Mengenai hal ini timbul dua pertanyaan menggelitik:
Pertama, bahwa hadis nabawi ini juga wahyu secara maknawi, yang lafaznya dari Rasulullah SAW, tetapi mengapa hadis nabawi tidak kita namakan juga hadits qudsi?
Jawabnya ialah bahwa kita merasa pasti tentang hadis qudsi bahwa ia diturunkan maknanya dari Allah karena adanya nash syara` yang menisbahkannya kepada Allah, yaitu kata-kata Rasulullah SAW: "Allah Ta`ala telah berfirman..., atau Allah Ta`ala berfirman...." Itulah sebabnya kita namakan hadis itu adalah hadis qudsi. Hal ini berbeda dengan hadis-hadis nabawi, kerena hadis nabawi tidak memuat nash tentang hal seperti ini.
Di samping itu bisa jadi isinya diberitahukan (kepada Nabi) melalui wahyu (yakni secara tauqifi), namun mungkin juga disimpulkan melalui ijtihad (yaitu secara taufiqi), dan oleh sebab itu kita namakan masing-masing dengan nabawi sebagai terminal nama yang pasti. Seandainya kita mempunyai bukti untuk membedakan mana wahyu tauqifi, tentulah hadis nabawi itu kita namakan pula hadis qudsi.

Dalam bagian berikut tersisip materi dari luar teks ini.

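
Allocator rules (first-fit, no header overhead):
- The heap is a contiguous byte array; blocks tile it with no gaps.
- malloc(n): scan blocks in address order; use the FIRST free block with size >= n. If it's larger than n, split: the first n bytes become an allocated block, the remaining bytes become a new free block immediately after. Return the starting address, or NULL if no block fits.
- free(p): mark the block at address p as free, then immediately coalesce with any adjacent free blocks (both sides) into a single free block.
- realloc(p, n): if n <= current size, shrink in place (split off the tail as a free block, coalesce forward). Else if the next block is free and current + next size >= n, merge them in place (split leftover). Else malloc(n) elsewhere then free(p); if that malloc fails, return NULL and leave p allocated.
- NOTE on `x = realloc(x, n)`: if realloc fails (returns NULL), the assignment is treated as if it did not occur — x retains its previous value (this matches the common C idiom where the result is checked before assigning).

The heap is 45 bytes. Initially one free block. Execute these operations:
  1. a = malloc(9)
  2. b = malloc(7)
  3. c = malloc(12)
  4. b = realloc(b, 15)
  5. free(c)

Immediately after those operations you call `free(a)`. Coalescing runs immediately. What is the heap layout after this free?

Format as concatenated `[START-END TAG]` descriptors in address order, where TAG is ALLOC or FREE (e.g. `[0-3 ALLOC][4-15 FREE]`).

Answer: [0-27 FREE][28-42 ALLOC][43-44 FREE]

Derivation:
Op 1: a = malloc(9) -> a = 0; heap: [0-8 ALLOC][9-44 FREE]
Op 2: b = malloc(7) -> b = 9; heap: [0-8 ALLOC][9-15 ALLOC][16-44 FREE]
Op 3: c = malloc(12) -> c = 16; heap: [0-8 ALLOC][9-15 ALLOC][16-27 ALLOC][28-44 FREE]
Op 4: b = realloc(b, 15) -> b = 28; heap: [0-8 ALLOC][9-15 FREE][16-27 ALLOC][28-42 ALLOC][43-44 FREE]
Op 5: free(c) -> (freed c); heap: [0-8 ALLOC][9-27 FREE][28-42 ALLOC][43-44 FREE]
free(a): a = 0 -> block [0-8 ALLOC]; mark free, coalesce with adjacent free neighbors -> [0-27 FREE][28-42 ALLOC][43-44 FREE]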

Pertanyaan kedua, bila lafal hadis qudsi itu dari Rasulullah SAW, maka dengan alasan apakah hadits itu dinisbahkan kepada Allah melalui kata-kata Nabi?
Jawabnya ialah bahwa hal yang demikian ini biasa terjadi dalam bahasa Arab, yang menisbahkan kalam berdasarkan kandungannya bukan berdasar lafadznya. Misalnya ketika kita mengubah sebait syair menjadi prosa, kita katakan `si penyair berkata demikian`. juga ketika kita menceritakan apa yang kita dengar dari seseorang kita pun mengatakan `si fulan berkata demikian`.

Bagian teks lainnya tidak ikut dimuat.